Professor Lorraine Mazerolle

Professor | School of Social Science at the University of Queensland, Chief Investigator | ARC Centre of Excellence for Children and Families over the Life Course (LCC)

Lorraine Mazerolle is an Australian Research Council Laureate Fellow (2010–2015), a Professor in the School of Social Science at the University of Queensland, and a Chief Investigator with the ARC Centre of Excellence for Children and Families over the Life Course (LCC). Her research interests are in experimental criminology, policing, drug law enforcement, regulatory crime control, and crime prevention. She is the Editor-in-Chief of the Journal of Experimental Criminology, past Chair of the American Society of Criminology’s (ASC) Division of Experimental Criminology (2014–2015), an elected Fellow and past president of the Academy of Experimental Criminology (AEC), and elected fellow of the Academy of the Social Sciences, Australia. Professor Mazerolle is the winner of the 2013 AEC Joan McCord Award, and the 2010 ASC Division of International Criminology Freda Adler Distinguished Scholar Award.
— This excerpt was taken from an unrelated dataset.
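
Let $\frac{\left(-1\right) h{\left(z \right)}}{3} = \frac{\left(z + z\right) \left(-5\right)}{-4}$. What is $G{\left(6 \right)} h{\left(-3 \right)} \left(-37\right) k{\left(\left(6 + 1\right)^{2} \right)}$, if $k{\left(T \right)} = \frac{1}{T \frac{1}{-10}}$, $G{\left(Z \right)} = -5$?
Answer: $- \frac{41625}{49} \approx -849.49$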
She has won numerous US and Australian national competitive research grants on topics such as third party policing, police engagement with high risk people and disadvantaged communities, community regulation, problem-oriented policing, police technologies, civil remedies, street-level drug enforcement and policing public housing sites.

Research Interests

Experimental Criminology
Policing, especially Third Party Policing, Problem-Oriented Policing
Crime Control/Crime Prevention
Crime Analysis/Environmental Criminology
Community Regulation/Community Capacity Building
Ecology of Crime and Urban Criminological Theories
Qualifications

Fellow of Australian Academy of Social Sciences
Bachelor of Arts, Flinders University
Bachelor of Arts (Honours), Flinders University
Master of Arts, Rutgers University
Doctor of Philosophy, Rutgers University

Panel Discussion: Every Contact Leaves a Trace – Procedural Justice in Action

This panel will explore the tenets and importance of procedural justice through the lens of practical applications of the theory. The contacts police have with the public can be short or long, they can be in-person or digital. One message remains the same – the use of appropriate communication strategies with that person or community is vital and procedural justice provides an evidence-based framework for this to occur. Every contact police have with the community leaves a trace and every contact is an opportunity to leave that person, that community, with a better impression of police and policing.